An annual Freedom House study has concluded that the internet is getting less and less free; the impact of surveillance, government attacks against freedom of speech and outright censorship is to blame.

The Internet Freedom Report written by the organization has noted that this is the fifth year in a row in which digital civil liberties worldwide has been knocked backwards.

29% of the 65 countries in the study are deemed “not free”, while only 27% of the countries have a “free” internet; for the first time, more countries in the world have a restricted internet than those which do not. Just last year, 19 countries had a “free” internet, while only 15 did not.

Note that the higher the score is, the LESS FREE a country is.

France’s score has increased by four points, largely because (ironically) French authorities took advantage of the Charlie Hebdo shooting (which was done at the behest of Islamists who apparently were anti-free-speech) to crack down on free speech. Government surveillance has also worsened since the attack. Topics which are censored (according to the report) in France include “conflict” and “social commentary”.

Seriously, governments are always looking for an excuse to steal away your freedom of speech.

The logic goes: “in order to protect your freedom (from a few minor threats that are about 2,000 times less likely to kill you than yourself), we will take it away (so you never pose a major threat to the government).

I digress; Cuba, in contrast to France, has fallen 8 points in the index. Apparently warming relations with the US and a decision by state telecom operators to cut the cost of internet provision in half has led to this increase. US internet providers will also be able to do business in the country, further reducing costs… seriously? The NSA now gets direct access to the Cuban people, and American corporations get to take over the Cuban internet, and that is why they are freer??

(Of course, Listed right there under “donors”: U.S. State Department’s Bureau of Democracy
Human Rights and Labor (DRL))

The US’s score remains unchanged from 2014; apparently Net Neutrality (the government being able to regulate the internet as though it were a utility… by censoring it etc… in order to “protect” us from corporations that already bribe them…) balances out the government’s calls for restrictions on encrypted communications and the intimidation and arrest of online journalists who had taken photos of police harassment cited in the report itself.
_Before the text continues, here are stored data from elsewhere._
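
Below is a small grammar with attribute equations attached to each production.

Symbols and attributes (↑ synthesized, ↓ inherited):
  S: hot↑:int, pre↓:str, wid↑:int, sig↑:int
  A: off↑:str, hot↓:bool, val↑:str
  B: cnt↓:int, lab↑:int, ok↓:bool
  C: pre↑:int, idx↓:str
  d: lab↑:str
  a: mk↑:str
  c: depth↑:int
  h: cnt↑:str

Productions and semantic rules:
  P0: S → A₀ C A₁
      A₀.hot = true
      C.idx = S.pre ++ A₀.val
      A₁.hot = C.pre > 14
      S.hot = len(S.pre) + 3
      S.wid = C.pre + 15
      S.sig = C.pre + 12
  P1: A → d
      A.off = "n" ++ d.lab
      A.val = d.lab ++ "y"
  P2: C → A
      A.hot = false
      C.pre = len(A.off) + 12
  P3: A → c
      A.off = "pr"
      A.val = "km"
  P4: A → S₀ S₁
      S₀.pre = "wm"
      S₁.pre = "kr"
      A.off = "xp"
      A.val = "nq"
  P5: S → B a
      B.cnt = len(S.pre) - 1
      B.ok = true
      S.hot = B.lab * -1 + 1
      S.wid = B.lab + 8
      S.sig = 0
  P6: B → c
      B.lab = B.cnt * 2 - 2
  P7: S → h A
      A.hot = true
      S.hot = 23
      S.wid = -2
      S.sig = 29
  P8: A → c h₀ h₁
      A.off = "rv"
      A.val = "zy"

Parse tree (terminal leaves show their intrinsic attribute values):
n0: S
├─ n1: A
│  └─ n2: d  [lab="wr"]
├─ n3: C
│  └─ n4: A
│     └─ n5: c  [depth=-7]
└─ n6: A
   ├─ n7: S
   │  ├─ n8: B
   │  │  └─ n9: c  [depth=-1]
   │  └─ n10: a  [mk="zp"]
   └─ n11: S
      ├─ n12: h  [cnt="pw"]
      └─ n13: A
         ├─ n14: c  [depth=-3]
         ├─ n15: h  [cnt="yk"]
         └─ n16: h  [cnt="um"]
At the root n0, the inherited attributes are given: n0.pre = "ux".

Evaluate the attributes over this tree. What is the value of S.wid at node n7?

1. n0.pre = "ux"  [given at root]
2. n1.hot = true  [true]
3. n2.lab = "wr"  [terminal]
4. n1.off = "nwr"  ["n" ++ d.lab]
5. n1.val = "wry"  [d.lab ++ "y"]
6. n3.idx = "uxwry"  [S.pre ++ A₀.val]
7. n4.hot = false  [false]
8. n5.depth = -7  [terminal]
9. n4.off = "pr"  ["pr"]
10. n4.val = "km"  ["km"]
11. n3.pre = 14  [len(A.off) + 12]
12. n6.hot = false  [C.pre > 14]
13. n7.pre = "wm"  ["wm"]
14. n8.cnt = 1  [len(S.pre) - 1]
15. n8.ok = true  [true]
16. n9.depth = -1  [terminal]
17. n8.lab = 0  [B.cnt * 2 - 2]
18. n10.mk = "zp"  [terminal]
19. n7.hot = 1  [B.lab * -1 + 1]
20. n7.wid = 8  [B.lab + 8]
21. n7.sig = 0  [0]
22. n11.pre = "kr"  ["kr"]
23. n12.cnt = "pw"  [terminal]
24. n13.hot = true  [true]
25. n14.depth = -3  [terminal]
26. n15.cnt = "yk"  [terminal]
27. n16.cnt = "um"  [terminal]
28. n13.off = "rv"  ["rv"]
29. n13.val = "zy"  ["zy"]
30. n11.hot = 23  [23]
31. n11.wid = -2  [-2]
32. n11.sig = 29  [29]
33. n6.off = "xp"  ["xp"]
34. n6.val = "nq"  ["nq"]
35. n0.hot = 5  [len(S.pre) + 3]
36. n0.wid = 29  [C.pre + 15]
37. n0.sig = 26  [C.pre + 12]

8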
Interestingly, the US only gained two points in 2013’s report, the period of time when Edward Snowden revealed that the NSA was spying on everyone and the prosecution and subsequent suicide of Aaron Swartz…

Must be the DRL’s doing…

Anyway, the report concludes that internet freedom has decreased worldwide in these key respects (though not in the US of A… despite the fact that every one of these things also apply to it):

  • Content removals increased: Authorities in 42 of the 65 countries assessed required private companies or internet users to restrict or delete web content dealing with political, religious, or social issues, up from 37 the previous year.
  • Arrests and intimidation escalated: Authorities in 40 of 65 countries imprisoned people for sharing information concerning politics, religion or society through digital networks.
  • Surveillance laws and technologies multiplied: Governments in 14 of 65 countries passed new laws to increase surveillance since June 2014 and many more upgraded their surveillance equipment.
  • Governments undermined encryption, anonymity: Democracies and authoritarian regimes alike stigmatized encryption as an instrument of terrorism, and many tried to ban or limit tools that protect privacy.